Lots of confusion here. A little terminology to start. The 1 TB WD unit, it appears, is the drive you boot and run from, so it is the boot drive. "Primary" and "Secondary" are terms usually used to designate the two possible IDE ports on motherboards. "Master and "Slave" also are terms for IDE ports, used to designate for EACH such port which of the two devices on that port and cable is which. Your machine as a whole does NOT have a Master drive or Slave drive. I would guess, since the optical (DVD) unit is on an IDE port and probably the only device on that port, it is the Master device on the Primary IDE port. Your hard drive is a SATA device on a port that has no Master or Slave differentiation - it can only handle ONE device per port. I would say you have one boot drive, and one (or more if you didn't tell us of them) additional data storage device(s).
So you have a fully-functional SATA drive on one SATA port that you use to boot and run from. And you also have a DVD drive that works just fine, connected to an IDE port. If that is all true, then your BIOS and Windows are "seeing" or recognizing them both with no problem. So the question becomes more, "Why do YOU not see them?"

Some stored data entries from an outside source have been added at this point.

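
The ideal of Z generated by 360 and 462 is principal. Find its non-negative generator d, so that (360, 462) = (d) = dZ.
In the PID Z, (a, b) is generated by gcd(a, b). Compute gcd(462, 360) with the extended Euclidean algorithm, tracking rows (r, s, t) with s·462 + t·360 = r:
  row A: (462, 1, 0)   [1·462 + 0·360 = 462]
  row B: (360, 0, 1)   [0·462 + 1·360 = 360]
  462 = 1·360 + 102   → row C = row A − 1·row B = (102, 1, −1)   [check: 1·462 − 1·360 = 102]
  360 = 3·102 + 54   → row D = row B − 3·row C = (54, −3, 4)   [check: −3·462 + 4·360 = 54]
  102 = 1·54 + 48   → row E = row C − 1·row D = (48, 4, −5)   [check: 4·462 − 5·360 = 48]
  54 = 1·48 + 6   → row F = row D − 1·row E = (6, −7, 9)   [check: −7·462 + 9·360 = 6]
  48 = 8·6 + 0   → remainder 0, stop. gcd = 6 (last nonzero row F).
So gcd(360, 462) = 6, with Bézout identity −7·462 + 9·360 = 6. Containment (⊇): the Bézout identity exhibits 6 as an element of (360, 462), giving (6) ⊆ (360, 462). Containment (⊆): since 6 | 360 and 6 | 462 (360 = 6·60, 462 = 6·77), every Z-linear combination of 360 and 462 is divisible by 6, so (360, 462) ⊆ (6). Therefore (360, 462) = (6), d = 6.

Final answer: (360, 462) = (6); d = 6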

1. WD LifeGard says no WD hard drive detected. Well, are you sure the HDD unit is a WD product? That utility will not try to work on other makers' HDD's.
2. You say Disk Management sees the DVD but not the SATA drive. Assuming you are really using Disk Management and not another tool with a similar name, look in the LOWER RIGHT pane of Disk Management. It SCROLLS so you can see all of its contents. You should see there one separate horizontal block for each connected storage hardware device - one for your HDD unit, and another for your optical drive. Each should have a smaller sub-block at its left end with a bit of label information. The HDD (but not the optical) should have to the right of that a block (or more than one) that represents a Partition established on the HDD unit and used as a logical "drive". It should have information like its name (C: for example), its size, its File System, and its status. What does this stuff look like on your system?
3. Also in Disk Management the UPPER RIGHT pane scrolls, too, so you can see all the "drives" that Windows is using. You should see there blocks for your C: drive and your optical unit. What does it show?
4. You say Windows does not recognize the C: drive at all. Where do you NOT see it?
5. An Operating System like Windows needs drivers to use physical devices like hard drives. BUT in the case of hard drives what it actually needs (and has) are drivers for the motherboard devices known as Drive Controllers. There are about four of these already built into Windows - floppy drive, ATAPI IDE drive, IDE hard drive, and SATA device. Beyond that at the level of the drive unit itself, it is standardized so that ANY SATA drive will connect to ANY SATA controller port (with a few minor details, and there is NO special driver for a particular model of SATA drive. Even if you choose to use AHCI control of a SATA port and drive which DOES need a driver installed into some versions of Windows, this is done at the controller level, not the drive level.
6. Any possibility you are running as a user with limited access rights so that you cannot "see" certain parts of your drives because you don't have access rights to them? Still, I would expect that My Computer will show you a C: drive with folders in which to find and store things. How else could you create documents and recall them for use?